Anuj Kumar of The Hindu stated that " director Honey Trehan crafts a mystery that intertwines crime and social commentary. Though uneven in pacing, the film deftly examines the intersection of entitlement and morality in society."

Rashmi Vasudeva of Deccan Herald rated it 3/5 stars and said that "The film plays out largely as a procedural, but the nervous unpredictability that made the first edition so compelling is sorely missed."
Shubhra Gupta of The Indian Express gave 2.5/5 stars and writes that "The best written character remains Nawazuddin Siddiqui's Jatil, still moving his mouth in the way he did in the first film, as the moral centre of the film."
Nandini Ramnath of Scroll.in feels that "The new movie doesn’t have the potency of its predecessor, or the atmospheric visuals that suggested perverse deeds unfolding in dark corners."

Bollywood Hungama rated it 2.5/5 stars and said that "On the whole, RAAT AKELI HAI: THE BANSAL MURDERS works in parts, mainly because the climax is unpredictable, while the performances of Nawazuddin Siddiqui and Revathy stand out. However, the film suffers due to uneven writing and execution. An average fare, at best."
Devesh Sharma of Filmfare gave 3.5 stars out of 5 and said that " It is a sobering, intelligent thriller that confirms this franchise is less about murder mysteries and more about the moral loneliness of those who choose to see clearly."
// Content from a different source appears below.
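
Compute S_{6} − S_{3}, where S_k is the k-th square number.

27

6² = 36 and 3² = 9.
Difference: 36 − 9 = 27.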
Archika Khurana of The Times of India rayed it 3/5 stars and said that "A sincere, slow-burn sequel elevated by Nawazuddin Siddiqui, but short on the tension that made the original memorable."
Lachmi Deb Roy of Firstpost gave 4 stars out of 5 and said that "Netflix’s ‘Raat Akeli Hai’ 2 doesn’t divert from keeping the writing immersive and the best part of this film is that it never thins down.